Friday, June 26, 2020

Zombie Dreams




That’s the title of an amusing and very informational book if you want to learn the fundamentals of neuroscience. The authors, Verstynen and Voytek, are both neuroscience professors (at Carnegie Mellon and UCSD respectively). And they share a love of zombie movies – Night of the Living Dead and more. If I ever get around to writing my introductory chemistry-in-the-guise-of-magic book, Zombies will be my lodestone. But I will have to come up with a very different title since I don’t plan on riffing off Philip K. Dick’s marvelous Do Androids Dream of Electric Sheep (introduced to the wider world via the movie Blade Runner).


Seven years ago, while preparing to teach a unit on neuroscience in an interdisciplinary scientific inquiry course, I taught myself some basics of the human brain. Zombies is a good refresher; I had remembered some but forgotten a lot. Even better, there are many references to the chemistry of neuroscience in Zombies. I’ve been paying attention to different molecules, looking up structures, and trying to understand evolutionary relationships (given my origin-of-life interests). Living systems in general, and human beings in particular, are remarkable organisms. I have new appreciation for the cerebellum and how it ‘computes’ small adjustments to complex motor movements, or the hippocampus helping you track through your spatial awareness. It’s amazing that we can function as well as we do, without getting our wires crossed (both electrical and chemical signals). Until something goes off course, of course.

In addition to the chemistry, I enjoy the historical vignettes in Zombies. Neuroscience was founded on investigating people (and animals) suffering all manner of maladies and damages to the nervous system. I learned about Mike the Headless Chicken, apparently a celebrity in the 1940s. There was also an operation on a virile rooster helped progress knowledge about the cerebellum in the nineteenth century. The vignette I found most interesting was zombification in Haiti; I did not know much about the process and how the belief in zombies evolved, but the authors refer to The Serpent and the Rainbow, a book that is now on my reading list so I can learn more about Haitian magic.

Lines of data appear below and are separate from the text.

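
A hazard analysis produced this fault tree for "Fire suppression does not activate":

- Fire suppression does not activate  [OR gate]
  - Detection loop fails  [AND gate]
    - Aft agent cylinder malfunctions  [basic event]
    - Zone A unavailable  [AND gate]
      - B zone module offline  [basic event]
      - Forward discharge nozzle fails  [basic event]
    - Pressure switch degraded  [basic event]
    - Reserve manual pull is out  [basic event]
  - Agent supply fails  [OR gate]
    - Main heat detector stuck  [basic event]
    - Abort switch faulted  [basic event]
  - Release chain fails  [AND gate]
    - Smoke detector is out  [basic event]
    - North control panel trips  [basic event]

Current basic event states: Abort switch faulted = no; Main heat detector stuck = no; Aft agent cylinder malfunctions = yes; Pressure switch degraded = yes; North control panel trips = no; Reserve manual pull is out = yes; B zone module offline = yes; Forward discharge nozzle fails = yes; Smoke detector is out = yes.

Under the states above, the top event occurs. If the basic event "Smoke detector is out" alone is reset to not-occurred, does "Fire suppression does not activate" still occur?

Yes

Counterfactual: set "Smoke detector is out" to not occurred.
Zone A unavailable [AND]: B zone module offline=occurs, Forward discharge nozzle fails=occurs → all inputs occur → occurs.
Detection loop fails [AND]: Aft agent cylinder malfunctions=occurs, Zone A unavailable=occurs, Pressure switch degraded=occurs, Reserve manual pull is out=occurs → all inputs occur → occurs.
Agent supply fails [OR]: Main heat detector stuck=not, Abort switch faulted=not → no input occurs → does not occur.
Release chain fails [AND]: Smoke detector is out=not, North control panel trips=not → not all inputs occur → does not occur.
Fire suppression does not activate [OR]: Detection loop fails=occurs, Agent supply fails=not, Release chain fails=not → at least one input occurs → occurs.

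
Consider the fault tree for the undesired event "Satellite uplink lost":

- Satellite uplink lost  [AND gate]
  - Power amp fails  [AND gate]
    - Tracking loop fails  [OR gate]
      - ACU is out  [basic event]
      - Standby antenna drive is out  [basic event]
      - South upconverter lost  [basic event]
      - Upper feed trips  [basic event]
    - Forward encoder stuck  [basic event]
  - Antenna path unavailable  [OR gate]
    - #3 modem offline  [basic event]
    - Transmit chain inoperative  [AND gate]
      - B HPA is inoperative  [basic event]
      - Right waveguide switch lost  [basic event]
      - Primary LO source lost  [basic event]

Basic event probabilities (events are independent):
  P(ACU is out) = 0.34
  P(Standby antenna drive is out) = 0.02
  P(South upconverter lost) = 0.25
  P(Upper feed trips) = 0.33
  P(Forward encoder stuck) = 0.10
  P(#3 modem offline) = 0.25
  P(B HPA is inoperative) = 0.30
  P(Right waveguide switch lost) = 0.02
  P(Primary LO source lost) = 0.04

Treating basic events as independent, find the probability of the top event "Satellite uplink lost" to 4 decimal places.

0.0169

P(Tracking loop fails) [OR] = 1 − (1−0.34) × (1−0.02) × (1−0.25) × (1−0.33) = 0.674983
P(Power amp fails) [AND] = 0.674983 × 0.10 = 0.067498
P(Transmit chain inoperative) [AND] = 0.30 × 0.02 × 0.04 = 0.000240
P(Antenna path unavailable) [OR] = 1 − (1−0.25) × (1−0.000240) = 0.250180
P(Satellite uplink lost) [AND] = 0.067498 × 0.250180 = 0.016887
Rounded to 4 decimal places: P(Satellite uplink lost) ≈ 0.0169.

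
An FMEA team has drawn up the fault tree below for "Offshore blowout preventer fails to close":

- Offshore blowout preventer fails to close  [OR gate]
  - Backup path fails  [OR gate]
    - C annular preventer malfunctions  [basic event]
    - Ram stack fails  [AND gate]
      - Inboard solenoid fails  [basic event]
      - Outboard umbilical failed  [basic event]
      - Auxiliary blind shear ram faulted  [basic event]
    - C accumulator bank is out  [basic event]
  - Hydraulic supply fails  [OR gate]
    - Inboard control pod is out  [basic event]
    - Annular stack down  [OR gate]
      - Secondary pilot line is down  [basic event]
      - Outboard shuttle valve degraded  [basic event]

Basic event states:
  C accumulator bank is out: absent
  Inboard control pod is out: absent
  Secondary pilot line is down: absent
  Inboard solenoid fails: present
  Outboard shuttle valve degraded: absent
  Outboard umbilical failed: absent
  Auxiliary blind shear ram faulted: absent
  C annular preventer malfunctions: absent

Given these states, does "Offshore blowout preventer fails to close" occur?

No

Ram stack fails [AND]: Inboard solenoid fails=occurs, Outboard umbilical failed=not, Auxiliary blind shear ram faulted=not → not all inputs occur → does not occur.
Backup path fails [OR]: C annular preventer malfunctions=not, Ram stack fails=not, C accumulator bank is out=not → no input occurs → does not occur.
Annular stack down [OR]: Secondary pilot line is down=not, Outboard shuttle valve degraded=not → no input occurs → does not occur.
Hydraulic supply fails [OR]: Inboard control pod is out=not, Annular stack down=not → no input occurs → does not occur.
Offshore blowout preventer fails to close [OR]: Backup path fails=not, Hydraulic supply fails=not → no input occurs → does not occur.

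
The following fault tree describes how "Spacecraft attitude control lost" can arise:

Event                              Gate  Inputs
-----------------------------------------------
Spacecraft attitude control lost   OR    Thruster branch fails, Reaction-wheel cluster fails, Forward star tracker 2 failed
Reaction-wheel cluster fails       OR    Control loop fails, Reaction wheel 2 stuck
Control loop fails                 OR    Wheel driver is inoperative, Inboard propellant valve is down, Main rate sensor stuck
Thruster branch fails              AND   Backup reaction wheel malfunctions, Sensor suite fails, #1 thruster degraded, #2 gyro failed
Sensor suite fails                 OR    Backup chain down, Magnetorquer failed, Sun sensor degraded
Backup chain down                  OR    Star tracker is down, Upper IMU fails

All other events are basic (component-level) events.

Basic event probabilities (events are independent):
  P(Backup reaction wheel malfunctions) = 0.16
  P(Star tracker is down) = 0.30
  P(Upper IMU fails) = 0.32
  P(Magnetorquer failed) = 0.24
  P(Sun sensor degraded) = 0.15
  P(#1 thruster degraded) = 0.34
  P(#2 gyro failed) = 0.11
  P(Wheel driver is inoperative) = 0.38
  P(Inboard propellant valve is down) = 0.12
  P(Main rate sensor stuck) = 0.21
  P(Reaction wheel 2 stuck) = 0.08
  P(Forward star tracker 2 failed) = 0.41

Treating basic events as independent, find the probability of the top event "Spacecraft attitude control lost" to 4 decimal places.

0.7670

P(Backup chain down) [OR] = 1 − (1−0.30) × (1−0.32) = 0.524000
P(Sensor suite fails) [OR] = 1 − (1−0.524000) × (1−0.24) × (1−0.15) = 0.692504
P(Thruster branch fails) [AND] = 0.16 × 0.692504 × 0.34 × 0.11 = 0.004144
P(Control loop fails) [OR] = 1 − (1−0.38) × (1−0.12) × (1−0.21) = 0.568976
P(Reaction-wheel cluster fails) [OR] = 1 − (1−0.568976) × (1−0.08) = 0.603458
P(Spacecraft attitude control lost) [OR] = 1 − (1−0.004144) × (1−0.603458) × (1−0.41) = 0.767010
Rounded to 4 decimal places: P(Spacecraft attitude control lost) ≈ 0.7670.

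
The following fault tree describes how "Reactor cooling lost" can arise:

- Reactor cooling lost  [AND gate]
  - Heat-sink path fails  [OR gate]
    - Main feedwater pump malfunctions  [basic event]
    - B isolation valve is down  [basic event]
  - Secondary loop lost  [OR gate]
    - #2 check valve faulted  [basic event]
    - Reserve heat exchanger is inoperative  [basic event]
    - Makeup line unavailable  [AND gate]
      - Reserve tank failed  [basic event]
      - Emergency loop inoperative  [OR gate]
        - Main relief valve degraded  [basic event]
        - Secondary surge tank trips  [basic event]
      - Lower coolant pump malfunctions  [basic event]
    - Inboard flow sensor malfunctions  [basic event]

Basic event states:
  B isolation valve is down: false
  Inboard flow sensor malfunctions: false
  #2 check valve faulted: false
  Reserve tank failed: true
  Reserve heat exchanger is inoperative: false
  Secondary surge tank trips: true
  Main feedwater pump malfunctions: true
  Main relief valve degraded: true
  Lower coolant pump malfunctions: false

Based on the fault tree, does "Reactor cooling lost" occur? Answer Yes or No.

Heat-sink path fails [OR]: Main feedwater pump malfunctions=occurs, B isolation valve is down=not → at least one input occurs → occurs.
Emergency loop inoperative [OR]: Main relief valve degraded=occurs, Secondary surge tank trips=occurs → at least one input occurs → occurs.
Makeup line unavailable [AND]: Reserve tank failed=occurs, Emergency loop inoperative=occurs, Lower coolant pump malfunctions=not → not all inputs occur → does not occur.
Secondary loop lost [OR]: #2 check valve faulted=not, Reserve heat exchanger is inoperative=not, Makeup line unavailable=not, Inboard flow sensor malfunctions=not → no input occurs → does not occur.
Reactor cooling lost [AND]: Heat-sink path fails=occurs, Secondary loop lost=not → not all inputs occur → does not occur.

No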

Two chemicals of interest in the process are tetrodoxin and datura – yes, there is a close connection between chemistry and magic!

The approach taken by Zombies is to examine different parts of the system (involving the brain, but also many other parts of the human body), and consider what happens when each part is impaired thereby giving rise to different behavior. Zombie behavior has certain (stereotypical) characteristics, a lumbering gait, insatiable hunger, and somehow a knack for finding living flesh for food instead of trying to eat fellow undead or their undead sheep. Which parts of the brain affect these? Among other things the authors examine sleep, dreaming, wakefulness; and they suggest that zombies have impaired sleep cycles. How exactly might they be impaired? I learnt about the reticular activating system (RAS), the tuberomamillary nucleus (TMN), the ventrolateral preoptic nucleus (VLPO), and the swath of neurotransmitters involved in waking up and falling asleep. Zombies is a science book at heart, just with a lot of zombie jokes thrown in. And if you can bear the zombie humor, the book is a marvelous read!